Planche 5 : lanceur et organes de sécurité

Le lanceur (corde, poulie, ressort spiral, cliquets) est une source classique de petites pannes : corde effilochée, ressort détendu, cliquets usés qui patinent. Chaque pièce se vend séparément. Côté sécurité : le frein de chaîne (bandeau d'acier qui serre la cloche d'embrayage quand le protège-main bascule, lors d'un rebond), le bloqueur de gâchette et les silentblocs antivibrations. Un frein de chaîne dur ou mou se répare, bandeau et ressort figurant sur la vue éclatée au même titre que les autres pièces ; il ne se contourne jamais.

Lire la vue éclatée de votre modèle

Retrouvez le schéma complet de votre machine dans la catégorie tronçonneuse et élagage : les planches y suivent exactement ce découpage. Avant toute intervention, bougie débranchée et frein de chaîne engagé ; et pour les références de chaîne (pas, jauge, nombre de maillons), fiez-vous aux caractéristiques frappées sur le guide plutôt qu'à la mémoire.

Questions fréquentes

Ma tronçonneuse démarre puis cale aussitôt, quelle est la cause la plus probable ?

Le carburateur : membranes durcies ou gicleurs vernis par une essence trop vieille. Un kit membranes-joints à une dizaine d'euros et un nettoyage complet de la cuve règlent le cas dans la grande majorité des situations. Pensez ensuite au filtre à essence dans le réservoir, souvent oublié.

La chaîne tourne au ralenti, est-ce dangereux ?

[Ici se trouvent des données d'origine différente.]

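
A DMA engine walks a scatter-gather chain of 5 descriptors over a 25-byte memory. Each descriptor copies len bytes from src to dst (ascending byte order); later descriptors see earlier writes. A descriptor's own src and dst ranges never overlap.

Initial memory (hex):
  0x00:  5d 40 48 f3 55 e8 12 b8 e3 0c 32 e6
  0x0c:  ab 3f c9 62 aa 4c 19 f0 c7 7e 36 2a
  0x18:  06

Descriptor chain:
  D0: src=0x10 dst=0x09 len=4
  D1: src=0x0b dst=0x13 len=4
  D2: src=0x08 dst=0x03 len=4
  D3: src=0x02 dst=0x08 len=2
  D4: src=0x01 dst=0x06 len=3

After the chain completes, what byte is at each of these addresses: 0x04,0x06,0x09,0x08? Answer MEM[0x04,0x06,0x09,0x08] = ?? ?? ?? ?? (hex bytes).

MEM[0x04,0x06,0x09,0x08] = aa 40 e3 e3

D0: mem[0x09..0x0c] <- [aa 4c 19 f0]
D1: mem[0x13..0x16] <- [19 f0 3f c9]
D2: mem[0x03..0x06] <- [e3 aa 4c 19]
D3: mem[0x08..0x09] <- [48 e3]
D4: mem[0x06..0x08] <- [40 48 e3]
query mem[0x04]=0xaa, mem[0x06]=0x40, mem[0x09]=0xe3, mem[0x08]=0xe3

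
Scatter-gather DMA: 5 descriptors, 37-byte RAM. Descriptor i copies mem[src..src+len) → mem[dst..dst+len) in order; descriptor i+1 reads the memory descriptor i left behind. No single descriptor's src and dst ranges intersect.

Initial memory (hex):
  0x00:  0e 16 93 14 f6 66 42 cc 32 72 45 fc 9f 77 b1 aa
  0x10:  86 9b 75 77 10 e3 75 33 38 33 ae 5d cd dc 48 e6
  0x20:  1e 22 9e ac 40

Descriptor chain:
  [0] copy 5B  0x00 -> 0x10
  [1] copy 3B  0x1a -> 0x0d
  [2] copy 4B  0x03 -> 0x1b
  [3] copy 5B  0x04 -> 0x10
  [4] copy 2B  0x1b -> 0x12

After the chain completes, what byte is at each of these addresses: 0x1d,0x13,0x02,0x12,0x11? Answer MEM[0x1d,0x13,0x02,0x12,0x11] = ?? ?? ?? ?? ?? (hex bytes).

MEM[0x1d,0x13,0x02,0x12,0x11] = 66 f6 93 14 66

#0 dst[0x10+5] := {0x0e,0x16,0x93,0x14,0xf6}
#1 dst[0x0d+3] := {0xae,0x5d,0xcd}
#2 dst[0x1b+4] := {0x14,0xf6,0x66,0x42}
#3 dst[0x10+5] := {0xf6,0x66,0x42,0xcc,0x32}
#4 dst[0x12+2] := {0x14,0xf6}
query mem[0x1d]=0x66, mem[0x13]=0xf6, mem[0x02]=0x93, mem[0x12]=0x14, mem[0x11]=0x66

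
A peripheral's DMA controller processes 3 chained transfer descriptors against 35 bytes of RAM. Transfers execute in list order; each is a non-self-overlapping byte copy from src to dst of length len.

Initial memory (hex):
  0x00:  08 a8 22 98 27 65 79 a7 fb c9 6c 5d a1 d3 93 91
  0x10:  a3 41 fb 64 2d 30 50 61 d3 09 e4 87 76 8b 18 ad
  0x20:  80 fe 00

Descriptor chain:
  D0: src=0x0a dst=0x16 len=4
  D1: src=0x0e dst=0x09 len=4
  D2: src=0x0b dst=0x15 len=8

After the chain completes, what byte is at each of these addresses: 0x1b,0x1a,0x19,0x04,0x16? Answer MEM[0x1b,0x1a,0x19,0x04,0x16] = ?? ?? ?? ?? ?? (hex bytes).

#0 dst[0x16+4] := {0x6c,0x5d,0xa1,0xd3}
#1 dst[0x09+4] := {0x93,0x91,0xa3,0x41}
#2 dst[0x15+8] := {0xa3,0x41,0xd3,0x93,0x91,0xa3,0x41,0xfb}
query mem[0x1b]=0x41, mem[0x1a]=0xa3, mem[0x19]=0x91, mem[0x04]=0x27, mem[0x16]=0x41

MEM[0x1b,0x1a,0x19,0x04,0x16] = 41 a3 91 27 41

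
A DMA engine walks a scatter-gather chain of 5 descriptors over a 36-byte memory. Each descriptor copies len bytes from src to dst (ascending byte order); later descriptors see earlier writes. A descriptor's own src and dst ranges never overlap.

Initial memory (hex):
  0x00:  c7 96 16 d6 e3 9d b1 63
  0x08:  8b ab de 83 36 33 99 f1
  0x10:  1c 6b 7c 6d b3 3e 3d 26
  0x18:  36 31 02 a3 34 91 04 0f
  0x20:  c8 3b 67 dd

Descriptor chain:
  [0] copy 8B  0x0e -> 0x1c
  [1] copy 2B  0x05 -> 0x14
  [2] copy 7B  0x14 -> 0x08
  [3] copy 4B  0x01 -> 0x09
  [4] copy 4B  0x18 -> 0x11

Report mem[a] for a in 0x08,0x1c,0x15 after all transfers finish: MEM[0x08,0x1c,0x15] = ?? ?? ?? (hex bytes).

MEM[0x08,0x1c,0x15] = 9d 99 b1

D0: mem[0x1c..0x23] <- [99 f1 1c 6b 7c 6d b3 3e]
D1: mem[0x14..0x15] <- [9d b1]
D2: mem[0x08..0x0e] <- [9d b1 3d 26 36 31 02]
D3: mem[0x09..0x0c] <- [96 16 d6 e3]
D4: mem[0x11..0x14] <- [36 31 02 a3]
query mem[0x08]=0x9d, mem[0x1c]=0x99, mem[0x15]=0xb1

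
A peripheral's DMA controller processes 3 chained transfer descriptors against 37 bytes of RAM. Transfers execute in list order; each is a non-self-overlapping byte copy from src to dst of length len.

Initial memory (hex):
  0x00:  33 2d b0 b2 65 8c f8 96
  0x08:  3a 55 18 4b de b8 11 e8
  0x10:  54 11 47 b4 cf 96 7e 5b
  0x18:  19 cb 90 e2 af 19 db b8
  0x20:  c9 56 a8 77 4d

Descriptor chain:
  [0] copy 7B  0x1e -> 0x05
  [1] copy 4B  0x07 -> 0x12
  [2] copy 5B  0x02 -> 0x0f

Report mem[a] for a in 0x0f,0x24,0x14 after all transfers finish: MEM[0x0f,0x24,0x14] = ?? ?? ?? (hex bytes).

  after D0: wrote 7B at 0x05 = dbb8c956a8774d
  after D1: wrote 4B at 0x12 = c956a877
  after D2: wrote 5B at 0x0f = b0b265dbb8
query mem[0x0f]=0xb0, mem[0x24]=0x4d, mem[0x14]=0xa8

MEM[0x0f,0x24,0x14] = b0 4d a8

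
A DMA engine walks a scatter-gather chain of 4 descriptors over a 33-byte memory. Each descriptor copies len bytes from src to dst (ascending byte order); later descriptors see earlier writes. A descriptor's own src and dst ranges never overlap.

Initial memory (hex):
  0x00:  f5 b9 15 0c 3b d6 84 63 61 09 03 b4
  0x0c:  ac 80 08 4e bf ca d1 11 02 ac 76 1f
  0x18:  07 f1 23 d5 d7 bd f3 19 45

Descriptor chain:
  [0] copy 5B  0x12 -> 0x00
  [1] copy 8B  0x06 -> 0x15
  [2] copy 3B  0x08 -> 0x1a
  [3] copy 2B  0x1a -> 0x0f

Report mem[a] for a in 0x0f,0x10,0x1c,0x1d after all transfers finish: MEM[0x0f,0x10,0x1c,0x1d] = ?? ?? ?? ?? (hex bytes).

MEM[0x0f,0x10,0x1c,0x1d] = 61 09 03 bd

D0: mem[0x00..0x04] <- [d1 11 02 ac 76]
D1: mem[0x15..0x1c] <- [84 63 61 09 03 b4 ac 80]
D2: mem[0x1a..0x1c] <- [61 09 03]
D3: mem[0x0f..0x10] <- [61 09]
query mem[0x0f]=0x61, mem[0x10]=0x09, mem[0x1c]=0x03, mem[0x1d]=0xbd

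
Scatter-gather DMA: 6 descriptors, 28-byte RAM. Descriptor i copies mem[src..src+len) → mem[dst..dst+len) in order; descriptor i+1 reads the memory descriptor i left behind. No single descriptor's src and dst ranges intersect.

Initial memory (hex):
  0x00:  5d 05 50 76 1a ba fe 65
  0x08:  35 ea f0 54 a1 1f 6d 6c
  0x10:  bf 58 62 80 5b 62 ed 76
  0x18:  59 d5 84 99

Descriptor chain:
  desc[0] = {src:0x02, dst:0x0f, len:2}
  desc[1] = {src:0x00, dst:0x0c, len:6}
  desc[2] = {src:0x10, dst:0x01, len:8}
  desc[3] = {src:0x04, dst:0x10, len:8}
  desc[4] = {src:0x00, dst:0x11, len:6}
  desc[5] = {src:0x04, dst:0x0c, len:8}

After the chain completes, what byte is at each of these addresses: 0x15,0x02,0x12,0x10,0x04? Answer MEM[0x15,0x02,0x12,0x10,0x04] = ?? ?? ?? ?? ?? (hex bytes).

  after D0: wrote 2B at 0x0f = 5076
  after D1: wrote 6B at 0x0c = 5d0550761aba
  after D2: wrote 8B at 0x01 = 1aba62805b62ed76
  after D3: wrote 8B at 0x10 = 805b62ed76eaf054
  after D4: wrote 6B at 0x11 = 5d1aba62805b
  after D5: wrote 8B at 0x0c = 805b62ed76eaf054
query mem[0x15]=0x80, mem[0x02]=0xba, mem[0x12]=0xf0, mem[0x10]=0x76, mem[0x04]=0x80

MEM[0x15,0x02,0x12,0x10,0x04] = 80 ba f0 76 80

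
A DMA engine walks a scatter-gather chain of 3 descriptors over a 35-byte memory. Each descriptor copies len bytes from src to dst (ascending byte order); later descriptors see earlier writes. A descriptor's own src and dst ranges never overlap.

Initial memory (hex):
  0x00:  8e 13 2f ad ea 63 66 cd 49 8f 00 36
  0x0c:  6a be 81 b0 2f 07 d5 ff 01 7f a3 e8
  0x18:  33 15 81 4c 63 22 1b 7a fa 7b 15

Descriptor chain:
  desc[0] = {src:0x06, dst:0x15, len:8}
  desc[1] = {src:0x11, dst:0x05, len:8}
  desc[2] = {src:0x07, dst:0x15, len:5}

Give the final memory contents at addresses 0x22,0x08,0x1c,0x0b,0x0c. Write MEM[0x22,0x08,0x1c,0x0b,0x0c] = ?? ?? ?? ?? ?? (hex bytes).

D0: mem[0x15..0x1c] <- [66 cd 49 8f 00 36 6a be]
D1: mem[0x05..0x0c] <- [07 d5 ff 01 66 cd 49 8f]
D2: mem[0x15..0x19] <- [ff 01 66 cd 49]
query mem[0x22]=0x15, mem[0x08]=0x01, mem[0x1c]=0xbe, mem[0x0b]=0x49, mem[0x0c]=0x8f

MEM[0x22,0x08,0x1c,0x0b,0x0c] = 15 01 be 49 8f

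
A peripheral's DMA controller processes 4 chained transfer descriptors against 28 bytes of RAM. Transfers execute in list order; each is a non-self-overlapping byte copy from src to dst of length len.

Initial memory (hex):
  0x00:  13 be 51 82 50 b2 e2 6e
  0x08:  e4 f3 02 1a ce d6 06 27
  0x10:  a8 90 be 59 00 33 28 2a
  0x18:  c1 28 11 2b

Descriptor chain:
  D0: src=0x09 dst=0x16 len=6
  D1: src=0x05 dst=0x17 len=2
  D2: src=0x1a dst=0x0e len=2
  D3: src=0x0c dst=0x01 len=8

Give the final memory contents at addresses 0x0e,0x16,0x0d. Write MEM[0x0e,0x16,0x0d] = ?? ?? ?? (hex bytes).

  after D0: wrote 6B at 0x16 = f3021aced606
  after D1: wrote 2B at 0x17 = b2e2
  after D2: wrote 2B at 0x0e = d606
  after D3: wrote 8B at 0x01 = ced6d606a890be59
query mem[0x0e]=0xd6, mem[0x16]=0xf3, mem[0x0d]=0xd6

MEM[0x0e,0x16,0x0d] = d6 f3 d6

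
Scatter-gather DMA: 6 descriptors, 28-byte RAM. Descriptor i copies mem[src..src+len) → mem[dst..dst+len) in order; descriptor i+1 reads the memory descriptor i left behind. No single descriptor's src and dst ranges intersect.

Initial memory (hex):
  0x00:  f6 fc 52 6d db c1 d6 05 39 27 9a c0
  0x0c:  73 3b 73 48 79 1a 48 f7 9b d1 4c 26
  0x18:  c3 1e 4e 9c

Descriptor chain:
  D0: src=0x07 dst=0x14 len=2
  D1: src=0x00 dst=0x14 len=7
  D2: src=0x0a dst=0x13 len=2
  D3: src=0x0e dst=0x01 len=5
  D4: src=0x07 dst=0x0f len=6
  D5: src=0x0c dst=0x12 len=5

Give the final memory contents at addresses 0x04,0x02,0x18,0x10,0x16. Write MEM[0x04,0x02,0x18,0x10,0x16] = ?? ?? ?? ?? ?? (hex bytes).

MEM[0x04,0x02,0x18,0x10,0x16] = 1a 48 db 39 39

D0: mem[0x14..0x15] <- [05 39]
D1: mem[0x14..0x1a] <- [f6 fc 52 6d db c1 d6]
D2: mem[0x13..0x14] <- [9a c0]
D3: mem[0x01..0x05] <- [73 48 79 1a 48]
D4: mem[0x0f..0x14] <- [05 39 27 9a c0 73]
D5: mem[0x12..0x16] <- [73 3b 73 05 39]
query mem[0x04]=0x1a, mem[0x02]=0x48, mem[0x18]=0xdb, mem[0x10]=0x39, mem[0x16]=0x39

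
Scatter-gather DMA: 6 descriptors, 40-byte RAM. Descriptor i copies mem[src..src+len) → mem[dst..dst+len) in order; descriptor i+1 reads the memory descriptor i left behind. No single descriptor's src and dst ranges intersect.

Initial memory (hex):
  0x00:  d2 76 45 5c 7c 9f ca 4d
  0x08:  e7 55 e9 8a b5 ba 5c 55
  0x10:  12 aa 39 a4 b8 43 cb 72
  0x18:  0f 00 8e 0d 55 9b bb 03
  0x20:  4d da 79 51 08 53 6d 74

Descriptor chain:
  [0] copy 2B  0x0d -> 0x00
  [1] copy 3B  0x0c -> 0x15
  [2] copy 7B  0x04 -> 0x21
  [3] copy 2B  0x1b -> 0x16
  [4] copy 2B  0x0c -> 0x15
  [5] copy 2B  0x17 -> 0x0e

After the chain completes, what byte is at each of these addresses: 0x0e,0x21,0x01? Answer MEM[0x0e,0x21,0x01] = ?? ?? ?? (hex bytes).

  after D0: wrote 2B at 0x00 = ba5c
  after D1: wrote 3B at 0x15 = b5ba5c
  after D2: wrote 7B at 0x21 = 7c9fca4de755e9
  after D3: wrote 2B at 0x16 = 0d55
  after D4: wrote 2B at 0x15 = b5ba
  after D5: wrote 2B at 0x0e = 550f
query mem[0x0e]=0x55, mem[0x21]=0x7c, mem[0x01]=0x5c

MEM[0x0e,0x21,0x01] = 55 7c 5c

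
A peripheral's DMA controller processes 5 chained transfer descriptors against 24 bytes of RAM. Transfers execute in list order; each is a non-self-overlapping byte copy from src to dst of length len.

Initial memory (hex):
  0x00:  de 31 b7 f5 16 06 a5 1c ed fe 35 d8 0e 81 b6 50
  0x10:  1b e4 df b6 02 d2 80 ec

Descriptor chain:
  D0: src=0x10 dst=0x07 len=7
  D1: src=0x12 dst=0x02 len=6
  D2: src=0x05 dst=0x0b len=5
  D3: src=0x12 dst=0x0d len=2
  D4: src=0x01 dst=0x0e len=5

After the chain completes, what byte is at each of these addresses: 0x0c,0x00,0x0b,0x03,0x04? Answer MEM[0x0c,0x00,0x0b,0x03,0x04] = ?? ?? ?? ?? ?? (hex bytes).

  after D0: wrote 7B at 0x07 = 1be4dfb602d280
  after D1: wrote 6B at 0x02 = dfb602d280ec
  after D2: wrote 5B at 0x0b = d280ece4df
  after D3: wrote 2B at 0x0d = dfb6
  after D4: wrote 5B at 0x0e = 31dfb602d2
query mem[0x0c]=0x80, mem[0x00]=0xde, mem[0x0b]=0xd2, mem[0x03]=0xb6, mem[0x04]=0x02

MEM[0x0c,0x00,0x0b,0x03,0x04] = 80 de d2 b6 02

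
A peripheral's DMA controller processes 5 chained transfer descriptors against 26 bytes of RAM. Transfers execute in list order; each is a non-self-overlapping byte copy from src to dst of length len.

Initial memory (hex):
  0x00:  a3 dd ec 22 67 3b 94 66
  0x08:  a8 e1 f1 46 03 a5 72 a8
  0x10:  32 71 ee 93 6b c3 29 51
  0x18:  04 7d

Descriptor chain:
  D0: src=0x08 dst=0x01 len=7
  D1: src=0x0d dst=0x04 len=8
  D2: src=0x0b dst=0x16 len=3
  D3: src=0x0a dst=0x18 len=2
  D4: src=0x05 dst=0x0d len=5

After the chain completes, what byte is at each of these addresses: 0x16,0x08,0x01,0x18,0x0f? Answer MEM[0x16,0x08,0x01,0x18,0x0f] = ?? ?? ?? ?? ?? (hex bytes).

MEM[0x16,0x08,0x01,0x18,0x0f] = 6b 71 a8 93 32

#0 dst[0x01+7] := {0xa8,0xe1,0xf1,0x46,0x03,0xa5,0x72}
#1 dst[0x04+8] := {0xa5,0x72,0xa8,0x32,0x71,0xee,0x93,0x6b}
#2 dst[0x16+3] := {0x6b,0x03,0xa5}
#3 dst[0x18+2] := {0x93,0x6b}
#4 dst[0x0d+5] := {0x72,0xa8,0x32,0x71,0xee}
query mem[0x16]=0x6b, mem[0x08]=0x71, mem[0x01]=0xa8, mem[0x18]=0x93, mem[0x0f]=0x32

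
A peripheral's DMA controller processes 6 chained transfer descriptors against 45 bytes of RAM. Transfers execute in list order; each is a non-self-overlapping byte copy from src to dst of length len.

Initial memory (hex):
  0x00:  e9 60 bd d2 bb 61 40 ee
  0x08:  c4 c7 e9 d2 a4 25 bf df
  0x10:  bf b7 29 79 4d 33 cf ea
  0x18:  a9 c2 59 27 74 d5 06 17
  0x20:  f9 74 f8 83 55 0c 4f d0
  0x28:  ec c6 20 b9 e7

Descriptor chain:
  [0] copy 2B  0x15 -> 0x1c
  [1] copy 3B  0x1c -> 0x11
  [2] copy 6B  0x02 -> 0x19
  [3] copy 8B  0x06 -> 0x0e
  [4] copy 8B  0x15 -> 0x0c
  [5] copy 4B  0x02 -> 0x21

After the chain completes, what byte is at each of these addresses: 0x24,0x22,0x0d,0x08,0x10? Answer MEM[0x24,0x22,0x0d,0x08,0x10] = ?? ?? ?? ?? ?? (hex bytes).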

Oui, c'est un défaut de sécurité majeur : les ressorts de l'embrayage centrifuge sont fatigués (ou le ralenti est réglé trop haut) et la chaîne n'est plus immobilisée gâchette relâchée. Réglez le ralenti et remplacez ressorts ou masselottes avant toute nouvelle utilisation.

Quand faut-il remplacer le pignon de chaîne ?

La règle d'atelier : un pignon pour deux chaînes. Remplacez-le dès que ses dents montrent des creux marqués : un pignon usé détruit prématurément la chaîne neuve et fait chauffer l'embrayage.